D'ailleurs, si vous suivez les carrières des anciens talents, vous verrez souvent qu'ils explorent d'autres territoires. Certains passent au cinéma. D'autres à la télé-réalité. Quelques-uns retournent sur le circuit indépendant, là où la liberté règne. Et ce n'est pas un hasard. Ces lieux-là permettent d'essayer, de rater, de rebondir.
Testez votre connaissance du catch
Quel était le concept imaginé par Nikki Bella pour Clash in Italy ?
Bonne réponse !
Nikki Bella voulait créer un segment baptisé "Ciao Bella" avec une immersion totale dans la dolce vita, incluant une arrivée en Vespa rose et des danseurs en tenue de gondoliers modernisés.
Parce que la boxe, le MMA ou la savate, ce n'est pas que des coups. C'est aussi une scène, une mise en scène, une histoire à raconter. Notre guide sur les sports de combat pourrait vous éclairer sur ces aspects souvent négligés.
Maintenant, parlons un peu des fans. Parce qu'eux, ils sont prêts à tout. Ils veulent du neuf. Du différent. Du *viral*. Et les réseaux sociaux en sont la preuve. Sur Facebook, sur Instagram, les montages partent en *upload* en quelques minutes.
Un simple clin d'œil, une mimique, une réplique, et ça explose. Les gens ne veulent plus juste du catch. Ils veulent une *expérience*. Une interaction. Une émotion partagée.

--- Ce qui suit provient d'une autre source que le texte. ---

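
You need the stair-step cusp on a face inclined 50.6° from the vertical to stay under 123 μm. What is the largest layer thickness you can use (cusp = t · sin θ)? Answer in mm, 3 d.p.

Layer height = cusp / sin(50.6°) = 0.123 / 0.7727 = 0.159 mm.

0.159 mm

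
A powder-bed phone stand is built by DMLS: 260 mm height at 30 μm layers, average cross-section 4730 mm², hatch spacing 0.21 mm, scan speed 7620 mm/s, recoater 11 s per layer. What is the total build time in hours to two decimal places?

33.60 hours

Layers = ⌈260/0.03⌉ = 8667.
Per-layer scan distance: 4730 / 0.21 → 22523.8 mm.
Laser time per layer = 22523.8 / 7620, so 2.9559 s.
Per-layer time = 2.9559 + 11, so 13.9559 s.
8667 layers × 13.9559 s/layer = 120955.7853 s, i.e. 33.60 hours.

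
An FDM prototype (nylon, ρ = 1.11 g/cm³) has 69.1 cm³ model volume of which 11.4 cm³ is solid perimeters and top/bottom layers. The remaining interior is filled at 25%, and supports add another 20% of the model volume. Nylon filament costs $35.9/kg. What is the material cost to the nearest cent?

Volume inside the shell: 69.1 − 11.4 → 57.7 cm³.
Infill volume = 0.25 × 57.7 = 14.425 cm³.
Support = 0.20 × 69.1 = 13.82 cm³.
Total printed volume = 11.4 + 14.425 + 13.82 = 39.645 cm³.
Mass: 39.645 × 1.11 → 44.00595 g.
At $35.9/kg: 44.00595/1000 × 35.9 = $1.58.

$1.58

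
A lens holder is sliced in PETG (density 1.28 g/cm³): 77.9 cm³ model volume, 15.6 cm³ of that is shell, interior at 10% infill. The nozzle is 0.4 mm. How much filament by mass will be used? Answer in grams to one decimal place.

Infill region: 77.9 − 15.6 → 62.3 cm³.
Infill deposited = 0.10 × 62.3 = 6.23 cm³.
Total printed volume = 15.6 + 6.23 = 21.83 cm³.
Mass = 21.83 × 1.28, so 27.9424 g.

27.9 g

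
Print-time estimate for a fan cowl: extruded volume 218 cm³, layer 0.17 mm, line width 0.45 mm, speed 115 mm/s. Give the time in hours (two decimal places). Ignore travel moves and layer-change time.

6.88 hours

Line area: 0.17 × 0.45 → 0.0765 mm².
Toolpath length = 218 cm³ / 0.0765 mm² = 218000 / 0.0765 = 2849673.2 mm.
Time extruding: 2849673.2 / 115 → 24779.8 s.
In the requested units: 24779.8 s = 6.88 hours.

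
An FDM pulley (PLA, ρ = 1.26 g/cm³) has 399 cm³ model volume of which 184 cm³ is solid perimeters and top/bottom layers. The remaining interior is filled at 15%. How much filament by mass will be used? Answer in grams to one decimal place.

272.5 g

Volume inside the shell: 399 − 184 → 215 cm³.
Deposited infill = 0.15 × 215, so 32.25 cm³.
Deposited volume = 184 + 32.25, so 216.25 cm³.
Mass: 216.25 × 1.26 → 272.475 g.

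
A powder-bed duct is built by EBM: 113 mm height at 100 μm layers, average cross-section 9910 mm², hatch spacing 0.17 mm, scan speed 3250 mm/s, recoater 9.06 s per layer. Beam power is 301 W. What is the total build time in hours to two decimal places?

Layers = ⌈113/0.1⌉ = 1130.
Per-layer scan distance = 9910 / 0.17 = 58294.1 mm.
Beam time per layer: 58294.1 / 3250 → 17.9366 s.
Time per layer = 17.9366 + 9.06 = 26.9966 s.
1130 layers × 26.9966 s/layer = 30506.158 s, i.e. 8.47 hours.

8.47 hours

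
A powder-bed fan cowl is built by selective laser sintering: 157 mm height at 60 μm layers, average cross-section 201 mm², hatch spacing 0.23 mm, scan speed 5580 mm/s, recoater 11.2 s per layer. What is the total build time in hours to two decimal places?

8.26 hours

Layers = ⌈157/0.06⌉ = 2617.
Scan path per layer = 201 / 0.23, so 873.9 mm.
Scan time per layer: 873.9 / 5580 → 0.1566 s.
Layer cycle: 0.1566 + 11.2 → 11.3566 s.
Total: 2617 × 11.3566 s = 29720.2222 s → 8.26 hours.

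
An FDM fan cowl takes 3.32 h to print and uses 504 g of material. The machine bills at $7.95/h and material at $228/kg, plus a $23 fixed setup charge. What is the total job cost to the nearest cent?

Time charge: 7.95 × 3.32 → $26.394.
Material cost = 228 × 504/1000, so $114.912.
Total = 26.394 + 114.912 + 23 = 164.306 ≈ $164.31.

$164.31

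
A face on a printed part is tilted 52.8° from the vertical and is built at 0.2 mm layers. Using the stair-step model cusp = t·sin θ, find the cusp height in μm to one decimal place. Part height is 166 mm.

159.3 μm

Cusp = layer height × sin(52.8°) = 0.2 × 0.7965 = 0.1593 mm = 159.3 μm.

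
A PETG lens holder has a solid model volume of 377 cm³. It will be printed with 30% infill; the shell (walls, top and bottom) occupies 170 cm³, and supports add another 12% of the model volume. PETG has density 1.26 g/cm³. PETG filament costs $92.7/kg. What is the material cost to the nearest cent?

Interior volume = 377 − 170, so 207 cm³.
Infill volume = 0.30 × 207, so 62.1 cm³.
Support = 0.12 × 377 = 45.24 cm³.
Deposited volume = 170 + 62.1 + 45.24 = 277.34 cm³.
Mass = 277.34 × 1.26, so 349.4484 g.
Cost = 349.4484 g / 1000 × $92.7/kg = $32.39.

$32.39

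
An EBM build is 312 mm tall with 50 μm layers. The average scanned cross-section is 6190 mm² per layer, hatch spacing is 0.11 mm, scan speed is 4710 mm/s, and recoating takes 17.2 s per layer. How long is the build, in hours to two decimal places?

Layer count = ceil(312 / 0.05) = 6240.
Hatch length per layer = 6190 / 0.11, so 56272.7 mm.
Per-layer scan time = 56272.7 / 4710 = 11.9475 s.
Time per layer: 11.9475 + 17.2 → 29.1475 s.
6240 layers × 29.1475 s/layer = 181880.4 s, i.e. 50.52 hours.

50.52 hours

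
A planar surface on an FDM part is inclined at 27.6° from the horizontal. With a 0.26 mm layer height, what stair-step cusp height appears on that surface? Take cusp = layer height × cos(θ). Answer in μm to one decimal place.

h_c = t·cos θ = 0.26 × 0.8862 = 0.230412 mm (230.4 μm).

230.4 μm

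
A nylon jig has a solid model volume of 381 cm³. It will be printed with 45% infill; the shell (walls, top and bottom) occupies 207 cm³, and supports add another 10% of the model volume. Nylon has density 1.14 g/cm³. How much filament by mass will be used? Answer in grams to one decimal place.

Interior volume: 381 − 207 → 174 cm³.
Infill deposited = 0.45 × 174 = 78.3 cm³.
Support = 0.10 × 381 = 38.1 cm³.
Total printed volume: 207 + 78.3 + 38.1 → 323.4 cm³.
Mass: 323.4 × 1.14 → 368.676 g.

368.7 g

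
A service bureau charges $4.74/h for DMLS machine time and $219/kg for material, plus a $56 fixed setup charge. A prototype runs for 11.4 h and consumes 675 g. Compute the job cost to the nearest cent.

$257.86

Time charge = 4.74 × 11.4, so $54.036.
Material cost = 219 × 675/1000 = $147.825.
Total = 54.036 + 147.825 + 56 = 257.861 ≈ $257.86.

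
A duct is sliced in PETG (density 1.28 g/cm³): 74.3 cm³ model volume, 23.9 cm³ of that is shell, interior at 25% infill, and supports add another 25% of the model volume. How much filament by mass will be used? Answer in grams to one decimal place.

Infill region = 74.3 − 23.9, so 50.4 cm³.
Deposited infill: 0.25 × 50.4 → 12.6 cm³.
Support: 0.25 × 74.3 → 18.575 cm³.
Total extruded = 23.9 + 12.6 + 18.575, so 55.075 cm³.
Mass = 55.075 × 1.28 = 70.496 g.

70.5 g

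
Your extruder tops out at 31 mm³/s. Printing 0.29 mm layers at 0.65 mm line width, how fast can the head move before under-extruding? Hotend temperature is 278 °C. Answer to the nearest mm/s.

164 mm/s

Bead cross-section = 0.29 × 0.65 = 0.1885 mm².
v_max = Q/A = 31/0.1885 = 164.46 mm/s → 164 mm/s.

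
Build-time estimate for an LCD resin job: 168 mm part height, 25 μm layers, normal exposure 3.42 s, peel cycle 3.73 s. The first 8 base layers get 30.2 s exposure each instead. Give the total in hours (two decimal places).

13.41 hours

Layers = ⌈168/0.025⌉ = 6720.
Burn-in layers: 8 × (30.2 + 3.73) → 271.44 s.
Regular layers = 6712 × (3.42 + 3.73), so 47990.8 s.
Total = 271.44 + 47990.8 = 48262.24 s = 13.41 hours.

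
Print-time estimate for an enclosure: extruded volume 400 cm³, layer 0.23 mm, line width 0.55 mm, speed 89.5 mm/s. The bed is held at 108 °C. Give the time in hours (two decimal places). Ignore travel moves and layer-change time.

Line area: 0.23 × 0.55 → 0.1265 mm².
Path length: 400000 mm³ / 0.1265 mm² → 3162055.3 mm.
Extrusion time = 3162055.3 / 89.5, so 35330.2 s.
35330.2 s = 9.81 hours.

9.81 hours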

L'avenir de la créativité dans le catch
Et c'est là que des idées comme « Ciao Bella » prennent tout leur sens. Elles ne sont pas là pour durer. Elles sont là pour *marquer*. Pour laisser une trace. Pour qu'on en parle le lendemain. Pour qu'un gamin en Italie dise : « J'ai vu une catcheuse en Vespa qui parlait italien et distribuait des pizzas. C'était bizarre… mais j'ai adoré. »
La WWE, elle, avance avec ses gros sabots. Elle mise sur les stars, les titres, les *storylines* interminables. Et ça marche. Mais est-ce que ça suffit ? Pas sûr. Parce que le public évolue. Il devient plus exigeant. Il veut du *fun*, du *feel good*, du *feel different*.
Et parfois, c'est une ancienne championne, en marge du système, qui a les meilleures idées.
Peut-être que Nikki reviendra. Peut-être pas. Mais une chose est sûre : elle a semé une graine. Une graine d'audace. Une graine d'humour. Une graine d'Italie.
Et qui sait ? Peut-être qu'un jour, la WWE osera. Peut-être qu'un soir, un catcheur débarquera en plein milieu du ring avec une Vespa, une guitare et une caisse de prosecco. Et que tout le monde rira. Et que ce sera magnifique.
Parce que le catch, au fond, c'est ça. Pas seulement des prises, des chokeslams et des finishers. C'est aussi de l'imagination. De la folie. Du cœur. Et parfois, une simple idée qui ne passe pas… mais qui méritait d'exister.
Questions fréquentes
How est né le concept de « Ciao Bella » ?
L'idée est née d'un mélange d'humour, de culture italienne et de volonté de briser les codes du spectacle habituel. Nikki Bella souhaitait créer un moment festif, visuellement fort, qui rende hommage au pays hôte tout en gardant l'ADN de la WWE.
En plus de l'interaction virale de quoi d'autre a besoin un segment comme celui-ci ?
Il a besoin d'un public réceptif, d'un timing parfait, et d'un minimum de liberté créative. Sans ces éléments, même les meilleures idées restent lettre morte. La viralité ne se force pas, mais elle peut être facilitée par l'audace et l'émotion authentique.